Given the way they approach roster-building, when the White Sox claim in a letter to season-ticker holders that the 99-loss campaign of 2013 was embarrassing and unacceptable, it carries some believable weight to it. Especially when VP of Marketing Brooks Boyer gives an honest assessment of how things got to this point.
“You have to pay the piper on having the attitude of going for it [every year], and sometimes that is your reality.”
This statement leaves out the international signing scandal and a self-defeating draft approach coming home to roost as well, but that could have been expected. Such problems have been addressed and will provide returns in slow motion, so it would have been an opportunity to cite help that’s on the way and preach patience, but criticizing the draft policy would involve criticizing people still employed (or still signing checks) and I doubt anyone working in White Sox public relations thinks bringing up David Wilder is a good idea.
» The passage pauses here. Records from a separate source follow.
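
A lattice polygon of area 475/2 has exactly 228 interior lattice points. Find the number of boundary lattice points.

21

Pick's theorem gives A = I + B/2 − 1, so B = 2(A − I + 1) = 2(475/2 − 228 + 1) = 21.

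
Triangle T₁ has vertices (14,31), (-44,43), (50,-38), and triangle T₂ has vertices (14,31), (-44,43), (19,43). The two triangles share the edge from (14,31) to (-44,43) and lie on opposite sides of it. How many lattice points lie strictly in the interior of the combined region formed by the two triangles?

2130

The union is the simple quadrilateral with vertices (14,31), (50,-38), (-44,43), (19,43) in order.
Using the shoelace formula, 2A = |[14·(-38) − 50·31] + [50·43 − (-44)·(-38)] + [(-44)·43 − 19·43] + [19·31 − 14·43]| = 4326, so the area is 2163.
The number of boundary lattice points is Σ gcd(|Δx|,|Δy|) = gcd(36,69) + gcd(94,81) + gcd(63,0) + gcd(5,12) = 3+1+63+1 = 68.
By Pick's theorem I = A − B/2 + 1 = 2163 − 68/2 + 1 = 2130.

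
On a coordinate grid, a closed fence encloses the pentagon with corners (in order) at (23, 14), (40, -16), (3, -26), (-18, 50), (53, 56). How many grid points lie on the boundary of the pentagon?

10

Along each edge there are gcd(|Δx|,|Δy|)+1 lattice points, so counting each shared vertex once the boundary has gcd(17,30) + gcd(37,10) + gcd(21,76) + gcd(71,6) + gcd(30,42) = 1+1+1+1+6 = 10.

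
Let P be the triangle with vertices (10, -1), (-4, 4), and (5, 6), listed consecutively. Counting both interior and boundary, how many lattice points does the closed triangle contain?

The shoelace formula gives twice the area as |[10·4 − (-4)·(-1)] + [(-4)·6 − 5·4] + [5·(-1) − 10·6]| = 73, so the area is 36.5.
Summing gcd(|Δx|,|Δy|) over the edges gives the boundary count: gcd(14,5) + gcd(9,2) + gcd(5,7) = 1+1+1 = 3.
Pick's theorem gives I = A − B/2 + 1 = 36.5 − 3/2 + 1 = 36, so the closed region contains I + B = 36 + 3 = 39 lattice points.

39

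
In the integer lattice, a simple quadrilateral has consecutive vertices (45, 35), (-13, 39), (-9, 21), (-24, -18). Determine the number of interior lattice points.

By the shoelace formula, twice the signed area is |(45·39 − (-13)·35) + ((-13)·21 − (-9)·39) + ((-9)·(-18) − (-24)·21) + ((-24)·35 − 45·(-18))| = 2924, so the area is 1462.
The number of boundary lattice points is Σ gcd(|Δx|,|Δy|) = gcd(58,4) + gcd(4,18) + gcd(15,39) + gcd(69,53) = 2+2+3+1 = 8.
By Pick's theorem A = I + B/2 − 1, so I = 1462 − 8/2 + 1 = 1459.

1459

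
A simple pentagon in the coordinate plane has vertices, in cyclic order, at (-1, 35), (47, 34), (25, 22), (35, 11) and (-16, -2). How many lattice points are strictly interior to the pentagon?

By the shoelace formula, twice the signed area is |[(-1)·34 − 47·35] + [47·22 − 25·34] + [25·11 − 35·22] + [35·(-2) − (-16)·11] + [(-16)·35 − (-1)·(-2)]| = 2446, so the area is 1223.
Summing gcd(|Δx|,|Δy|) over the edges gives the boundary count: gcd(48,1) + gcd(22,12) + gcd(10,11) + gcd(51,13) + gcd(15,37) = 1+2+1+1+1 = 6.
Pick's theorem gives I = A − B/2 + 1 = 1223 − 6/2 + 1 = 1221.

1221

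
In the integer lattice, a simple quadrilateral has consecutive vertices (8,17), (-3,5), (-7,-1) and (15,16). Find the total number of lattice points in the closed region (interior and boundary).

By the shoelace formula, twice the signed area is |[8·5 − (-3)·17] + [(-3)·(-1) − (-7)·5] + [(-7)·16 − 15·(-1)] + [15·17 − 8·16]| = 159, so the area is 79.5.
The number of boundary lattice points is Σ gcd(|Δx|,|Δy|) = gcd(11,12) + gcd(4,6) + gcd(22,17) + gcd(7,1) = 1+2+1+1 = 5.
Pick's theorem gives I = A − B/2 + 1 = 79.5 − 5/2 + 1 = 78, so the closed region contains I + B = 78 + 5 = 83 lattice points.

83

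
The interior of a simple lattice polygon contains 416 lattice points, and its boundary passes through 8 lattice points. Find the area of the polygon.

419

By Pick's theorem, A = I + B/2 − 1 = 416 + 8/2 − 1 = 419.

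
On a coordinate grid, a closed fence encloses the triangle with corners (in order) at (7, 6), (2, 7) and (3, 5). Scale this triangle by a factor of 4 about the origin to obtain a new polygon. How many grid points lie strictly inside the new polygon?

The shoelace formula gives twice the area as |(7·7 − 2·6) + (2·5 − 3·7) + (3·6 − 7·5)| = 9, so the area is 9/2.
Summing gcd(|Δx|,|Δy|) over the edges gives the boundary count: gcd(5,1) + gcd(1,2) + gcd(4,1) = 1+1+1 = 3.
Scaling by 4 multiplies the area by 4² = 16 (so the new area is 72) and multiplies the boundary lattice-point count by 4, giving 12.
By Pick's theorem, the interior count of the dilated polygon is 72 − 12/2 + 1 = 67.

67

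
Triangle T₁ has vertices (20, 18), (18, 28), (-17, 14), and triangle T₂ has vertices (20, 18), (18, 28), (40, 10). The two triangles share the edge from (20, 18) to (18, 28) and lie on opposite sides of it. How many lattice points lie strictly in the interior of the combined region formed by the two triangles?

275

The union is the simple quadrilateral with vertices (20, 18), (-17, 14), (18, 28), (40, 10) in order.
The shoelace formula gives twice the area as |(20·14 − (-17)·18) + ((-17)·28 − 18·14) + (18·10 − 40·28) + (40·18 − 20·10)| = 562, so the area is 281.
The number of boundary lattice points is Σ gcd(|Δx|,|Δy|) = gcd(37,4) + gcd(35,14) + gcd(22,18) + gcd(20,8) = 1+7+2+4 = 14.
By Pick's theorem I = A − B/2 + 1 = 281 − 14/2 + 1 = 275.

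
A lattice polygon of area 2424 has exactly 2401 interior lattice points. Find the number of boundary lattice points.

Pick's theorem gives A = I + B/2 − 1, so B = 2(A − I + 1) = 2(2424 − 2401 + 1) = 48.

48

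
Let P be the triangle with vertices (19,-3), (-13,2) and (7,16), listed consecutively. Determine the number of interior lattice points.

Using the shoelace formula, 2A = |(19·2 − (-13)·(-3)) + ((-13)·16 − 7·2) + (7·(-3) − 19·16)| = 548, so the area is 274.
Along each edge there are gcd(|Δx|,|Δy|)+1 lattice points, so counting each shared vertex once the boundary has gcd(32,5) + gcd(20,14) + gcd(12,19) = 1+2+1 = 4.
Pick's theorem gives I = A − B/2 + 1 = 274 − 4/2 + 1 = 273.

273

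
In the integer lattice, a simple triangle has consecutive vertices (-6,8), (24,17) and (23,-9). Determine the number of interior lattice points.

Using the shoelace formula, 2A = |((-6)·17 − 24·8) + (24·(-9) − 23·17) + (23·8 − (-6)·(-9))| = 771, so the area is 385.5.
Summing gcd(|Δx|,|Δy|) over the edges gives the boundary count: gcd(30,9) + gcd(1,26) + gcd(29,17) = 3+1+1 = 5.
Pick's theorem gives I = A − B/2 + 1 = 385.5 − 5/2 + 1 = 384.

384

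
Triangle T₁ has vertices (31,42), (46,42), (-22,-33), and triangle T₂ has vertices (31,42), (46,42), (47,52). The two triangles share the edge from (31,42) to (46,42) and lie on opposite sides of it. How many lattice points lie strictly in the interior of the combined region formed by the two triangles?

The union is the simple quadrilateral with vertices (31,42), (-22,-33), (46,42), (47,52) in order.
The shoelace formula gives twice the area as |(31·(-33) − (-22)·42) + ((-22)·42 − 46·(-33)) + (46·52 − 47·42) + (47·42 − 31·52)| = 1275, so the area is 637.5.
The number of boundary lattice points is Σ gcd(|Δx|,|Δy|) = gcd(53,75) + gcd(68,75) + gcd(1,10) + gcd(16,10) = 1+1+1+2 = 5.
By Pick's theorem I = A − B/2 + 1 = 637.5 − 5/2 + 1 = 636.

636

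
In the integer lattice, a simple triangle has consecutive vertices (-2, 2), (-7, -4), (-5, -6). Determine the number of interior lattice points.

By the shoelace formula, twice the signed area is |((-2)·(-4) − (-7)·2) + ((-7)·(-6) − (-5)·(-4)) + ((-5)·2 − (-2)·(-6))| = 22, so the area is 11.
Along each edge there are gcd(|Δx|,|Δy|)+1 lattice points, so counting each shared vertex once the boundary has gcd(5,6) + gcd(2,2) + gcd(3,8) = 1+2+1 = 4.
By Pick's theorem A = I + B/2 − 1, so I = 11 − 4/2 + 1 = 10.

10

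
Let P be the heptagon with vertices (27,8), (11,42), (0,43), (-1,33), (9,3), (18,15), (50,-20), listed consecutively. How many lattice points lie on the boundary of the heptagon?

19

The number of boundary lattice points is Σ gcd(|Δx|,|Δy|) = gcd(16,34) + gcd(11,1) + gcd(1,10) + gcd(10,30) + gcd(9,12) + gcd(32,35) + gcd(23,28) = 2+1+1+10+3+1+1 = 19.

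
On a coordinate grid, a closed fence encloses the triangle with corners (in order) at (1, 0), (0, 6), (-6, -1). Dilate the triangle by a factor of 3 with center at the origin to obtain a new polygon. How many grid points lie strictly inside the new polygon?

190

Using the shoelace formula, 2A = |[1·6 − 0·0] + [0·(-1) − (-6)·6] + [(-6)·0 − 1·(-1)]| = 43, so the area is 43/2.
Summing gcd(|Δx|,|Δy|) over the edges gives the boundary count: gcd(1,6) + gcd(6,7) + gcd(7,1) = 1+1+1 = 3.
Scaling by 3 multiplies the area by 3² = 9 (so the new area is 193.5) and multiplies the boundary lattice-point count by 3, giving 9.
By Pick's theorem, the interior count of the dilated polygon is 193.5 − 9/2 + 1 = 190.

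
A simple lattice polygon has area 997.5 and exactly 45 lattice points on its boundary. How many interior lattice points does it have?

976

Pick's theorem A = I + B/2 − 1 rearranges to I = A − B/2 + 1 = 997.5 − 45/2 + 1 = 976.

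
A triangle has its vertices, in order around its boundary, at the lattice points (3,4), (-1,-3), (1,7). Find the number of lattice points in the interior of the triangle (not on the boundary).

Using the shoelace formula, 2A = |[3·(-3) − (-1)·4] + [(-1)·7 − 1·(-3)] + [1·4 − 3·7]| = 26, so the area is 13.
Summing gcd(|Δx|,|Δy|) over the edges gives the boundary count: gcd(4,7) + gcd(2,10) + gcd(2,3) = 1+2+1 = 4.
Pick's theorem gives I = A − B/2 + 1 = 13 − 4/2 + 1 = 12.

12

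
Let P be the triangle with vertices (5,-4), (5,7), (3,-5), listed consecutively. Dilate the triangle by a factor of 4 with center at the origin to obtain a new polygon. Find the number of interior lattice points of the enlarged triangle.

149

The shoelace formula gives twice the area as |[5·7 − 5·(-4)] + [5·(-5) − 3·7] + [3·(-4) − 5·(-5)]| = 22, so the area is 11.
The number of boundary lattice points is Σ gcd(|Δx|,|Δy|) = gcd(0,11) + gcd(2,12) + gcd(2,1) = 11+2+1 = 14.
Scaling by 4 multiplies the area by 4² = 16 (so the new area is 176) and multiplies the boundary lattice-point count by 4, giving 56.
By Pick's theorem, the interior count of the dilated polygon is 176 − 56/2 + 1 = 149.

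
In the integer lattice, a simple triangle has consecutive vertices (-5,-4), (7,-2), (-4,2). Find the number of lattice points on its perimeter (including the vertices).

Summing gcd(|Δx|,|Δy|) over the edges gives the boundary count: gcd(12,2) + gcd(11,4) + gcd(1,6) = 2+1+1 = 4.

4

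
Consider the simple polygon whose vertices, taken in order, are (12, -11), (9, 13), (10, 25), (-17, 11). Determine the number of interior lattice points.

468

The shoelace formula gives twice the area as |[12·13 − 9·(-11)] + [9·25 − 10·13] + [10·11 − (-17)·25] + [(-17)·(-11) − 12·11]| = 940, so the area is 470.
The number of boundary lattice points is Σ gcd(|Δx|,|Δy|) = gcd(3,24) + gcd(1,12) + gcd(27,14) + gcd(29,22) = 3+1+1+1 = 6.
Pick's theorem gives I = A − B/2 + 1 = 470 − 6/2 + 1 = 468.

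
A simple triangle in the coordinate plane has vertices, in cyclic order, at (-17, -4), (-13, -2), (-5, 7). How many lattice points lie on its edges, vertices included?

Summing gcd(|Δx|,|Δy|) over the edges gives the boundary count: gcd(4,2) + gcd(8,9) + gcd(12,11) = 2+1+1 = 4.

4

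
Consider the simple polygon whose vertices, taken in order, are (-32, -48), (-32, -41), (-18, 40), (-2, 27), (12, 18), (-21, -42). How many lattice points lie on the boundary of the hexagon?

Along each edge there are gcd(|Δx|,|Δy|)+1 lattice points, so counting each shared vertex once the boundary has gcd(0,7) + gcd(14,81) + gcd(16,13) + gcd(14,9) + gcd(33,60) + gcd(11,6) = 7+1+1+1+3+1 = 14.

14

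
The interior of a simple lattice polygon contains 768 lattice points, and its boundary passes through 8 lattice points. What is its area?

Pick's theorem states A = I + B/2 − 1, so A = 768 + 8/2 − 1 = 771.

771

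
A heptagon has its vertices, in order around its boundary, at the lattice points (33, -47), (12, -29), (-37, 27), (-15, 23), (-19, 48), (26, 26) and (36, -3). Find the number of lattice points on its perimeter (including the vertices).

16

The number of boundary lattice points is Σ gcd(|Δx|,|Δy|) = gcd(21,18) + gcd(49,56) + gcd(22,4) + gcd(4,25) + gcd(45,22) + gcd(10,29) + gcd(3,44) = 3+7+2+1+1+1+1 = 16.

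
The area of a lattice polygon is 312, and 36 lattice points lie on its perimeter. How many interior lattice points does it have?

295

From Pick's theorem, I = A − B/2 + 1 = 312 − 36/2 + 1 = 295.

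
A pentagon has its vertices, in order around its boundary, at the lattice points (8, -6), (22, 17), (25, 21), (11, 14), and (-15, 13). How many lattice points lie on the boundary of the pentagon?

11

Along each edge there are gcd(|Δx|,|Δy|)+1 lattice points, so counting each shared vertex once the boundary has gcd(14,23) + gcd(3,4) + gcd(14,7) + gcd(26,1) + gcd(23,19) = 1+1+7+1+1 = 11.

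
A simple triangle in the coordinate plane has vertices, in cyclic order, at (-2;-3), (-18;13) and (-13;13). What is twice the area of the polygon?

Using the shoelace formula, 2A = |[(-2)·13 − (-18)·(-3)] + [(-18)·13 − (-13)·13] + [(-13)·(-3) − (-2)·13]| = 80, so the area is 40.

80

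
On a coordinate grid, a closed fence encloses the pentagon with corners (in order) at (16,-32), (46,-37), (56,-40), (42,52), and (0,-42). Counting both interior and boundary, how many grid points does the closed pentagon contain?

The shoelace formula gives twice the area as |(16·(-37) − 46·(-32)) + (46·(-40) − 56·(-37)) + (56·52 − 42·(-40)) + (42·(-42) − 0·52) + (0·(-32) − 16·(-42))| = 4612, so the area is 2306.
Summing gcd(|Δx|,|Δy|) over the edges gives the boundary count: gcd(30,5) + gcd(10,3) + gcd(14,92) + gcd(42,94) + gcd(16,10) = 5+1+2+2+2 = 12.
Pick's theorem gives I = A − B/2 + 1 = 2306 − 12/2 + 1 = 2301, so the closed region contains I + B = 2301 + 12 = 2313 lattice points.

2313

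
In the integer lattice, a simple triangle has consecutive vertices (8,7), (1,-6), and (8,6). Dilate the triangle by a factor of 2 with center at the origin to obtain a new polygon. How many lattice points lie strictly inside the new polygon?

12

Using the shoelace formula, 2A = |[8·(-6) − 1·7] + [1·6 − 8·(-6)] + [8·7 − 8·6]| = 7, so the area is 7/2.
Summing gcd(|Δx|,|Δy|) over the edges gives the boundary count: gcd(7,13) + gcd(7,12) + gcd(0,1) = 1+1+1 = 3.
Scaling by 2 multiplies the area by 2² = 4 (so the new area is 14) and multiplies the boundary lattice-point count by 2, giving 6.
By Pick's theorem, the interior count of the dilated polygon is 14 − 6/2 + 1 = 12.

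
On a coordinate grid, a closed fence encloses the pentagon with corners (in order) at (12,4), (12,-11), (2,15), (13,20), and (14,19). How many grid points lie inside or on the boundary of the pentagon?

Using the shoelace formula, 2A = |(12·(-11) − 12·4) + (12·15 − 2·(-11)) + (2·20 − 13·15) + (13·19 − 14·20) + (14·4 − 12·19)| = 338, so the area is 169.
The number of boundary lattice points is Σ gcd(|Δx|,|Δy|) = gcd(0,15) + gcd(10,26) + gcd(11,5) + gcd(1,1) + gcd(2,15) = 15+2+1+1+1 = 20.
Pick's theorem gives I = A − B/2 + 1 = 169 − 20/2 + 1 = 160, so the closed region contains I + B = 160 + 20 = 180 lattice points.

180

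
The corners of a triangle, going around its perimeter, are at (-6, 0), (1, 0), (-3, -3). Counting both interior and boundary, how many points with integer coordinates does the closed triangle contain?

The shoelace formula gives twice the area as |((-6)·0 − 1·0) + (1·(-3) − (-3)·0) + ((-3)·0 − (-6)·(-3))| = 21, so the area is 10.5.
Summing gcd(|Δx|,|Δy|) over the edges gives the boundary count: gcd(7,0) + gcd(4,3) + gcd(3,3) = 7+1+3 = 11.
Pick's theorem gives I = A − B/2 + 1 = 10.5 − 11/2 + 1 = 6, so the closed region contains I + B = 6 + 11 = 17 lattice points.

17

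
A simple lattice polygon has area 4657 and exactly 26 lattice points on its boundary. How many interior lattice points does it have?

4645

Pick's theorem A = I + B/2 − 1 rearranges to I = A − B/2 + 1 = 4657 − 26/2 + 1 = 4645.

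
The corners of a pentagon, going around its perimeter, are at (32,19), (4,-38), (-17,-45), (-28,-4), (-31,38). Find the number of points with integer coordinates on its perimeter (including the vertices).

Along each edge there are gcd(|Δx|,|Δy|)+1 lattice points, so counting each shared vertex once the boundary has gcd(28,57) + gcd(21,7) + gcd(11,41) + gcd(3,42) + gcd(63,19) = 1+7+1+3+1 = 13.

13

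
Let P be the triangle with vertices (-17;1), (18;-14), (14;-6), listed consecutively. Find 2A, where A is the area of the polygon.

220

Using the shoelace formula, 2A = |[(-17)·(-14) − 18·1] + [18·(-6) − 14·(-14)] + [14·1 − (-17)·(-6)]| = 220, so the area is 110.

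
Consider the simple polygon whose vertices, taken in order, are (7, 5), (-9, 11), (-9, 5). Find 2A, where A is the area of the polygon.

By the shoelace formula, twice the signed area is |(7·11 − (-9)·5) + ((-9)·5 − (-9)·11) + ((-9)·5 − 7·5)| = 96, so the area is 48.

96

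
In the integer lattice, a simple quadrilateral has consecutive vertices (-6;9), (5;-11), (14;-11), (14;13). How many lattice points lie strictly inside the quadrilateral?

312

By the shoelace formula, twice the signed area is |[(-6)·(-11) − 5·9] + [5·(-11) − 14·(-11)] + [14·13 − 14·(-11)] + [14·9 − (-6)·13]| = 660, so the area is 330.
Summing gcd(|Δx|,|Δy|) over the edges gives the boundary count: gcd(11,20) + gcd(9,0) + gcd(0,24) + gcd(20,4) = 1+9+24+4 = 38.
Pick's theorem gives I = A − B/2 + 1 = 330 − 38/2 + 1 = 312.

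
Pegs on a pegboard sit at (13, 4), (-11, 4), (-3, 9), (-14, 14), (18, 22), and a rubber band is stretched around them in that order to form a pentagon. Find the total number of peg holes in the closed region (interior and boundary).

359

The shoelace formula gives twice the area as |[13·4 − (-11)·4] + [(-11)·9 − (-3)·4] + [(-3)·14 − (-14)·9] + [(-14)·22 − 18·14] + [18·4 − 13·22]| = 681, so the area is 681/2.
Along each edge there are gcd(|Δx|,|Δy|)+1 lattice points, so counting each shared vertex once the boundary has gcd(24,0) + gcd(8,5) + gcd(11,5) + gcd(32,8) + gcd(5,18) = 24+1+1+8+1 = 35.
Pick's theorem gives I = A − B/2 + 1 = 681/2 − 35/2 + 1 = 324, so the closed region contains I + B = 324 + 35 = 359 lattice points.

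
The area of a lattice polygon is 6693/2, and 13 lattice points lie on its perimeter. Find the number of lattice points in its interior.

Pick's theorem A = I + B/2 − 1 rearranges to I = A − B/2 + 1 = 6693/2 − 13/2 + 1 = 3341.

3341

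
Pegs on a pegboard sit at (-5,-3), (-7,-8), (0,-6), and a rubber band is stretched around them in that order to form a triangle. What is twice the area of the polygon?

31

Using the shoelace formula, 2A = |((-5)·(-8) − (-7)·(-3)) + ((-7)·(-6) − 0·(-8)) + (0·(-3) − (-5)·(-6))| = 31, so the area is 31/2.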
But Boyer’s actual letter again trots out the same curious balance between promising immediate improvement while dismissing notions of a quick fix. Short-term and long-term improvement is a promise they can technically fulfill, since even a rebuilding club could do better than 63 wins, but to achieve in a way that the fans actually recognize will require meaningful production from their long-term pieces.
Abreu and Garcia are fun to dream on, but that’s where visions of leaps forward in production die. It is extremely likely that Sale and Quintana both hit their ceilings last season. Quintana, because he’s generally believed to have already exceeded any reasonable projections for his production, and Sale, because his performance level is already unfathomably high. He could get a few breaks and have a career-year better than a 3.07 ERA in a homer happy ballpark, but banking on it would be silly.
Then there’s Viciedo, who is an odd fit on this list even if I understand completely why Merkin would include him. If Viciedo, who will be just 25 by Opening Day, has a full-time role going into next season, it will be because the White Sox still believe he has potential to become an above-average hitter. But at this point, his offensive contribution has been below average through over 1200 career MLB plate appearances, and he takes runs off the table on defense. He’s less a cornerstone than a former prospect getting one last chance.
With that said, the hope for the remainder of the offseason would be for the Sox to carve out more places for long-term improvement in addition to Garcia and Abreu, whether that’s trading for more players in their arbitration period, trading for near-ready prospects, or clearing a path for someone seemingly ready like Marcus Semien to start, and at least offer the possibility of above-average production going forward. An offense consisting of Gordon Beckham, Alexei Ramirez, Jeff Keppinger, Alejandro De Aza, Dayan Viciedo, Adam Dunn and yes, Paul Konerko, offers a lot of the same ingredients that have been in decline.
Those same dice can be rolled again and do better than 63-99, but it would be nicer to get through 2014 feeling like a page was turned, rather than just a few names crossed out.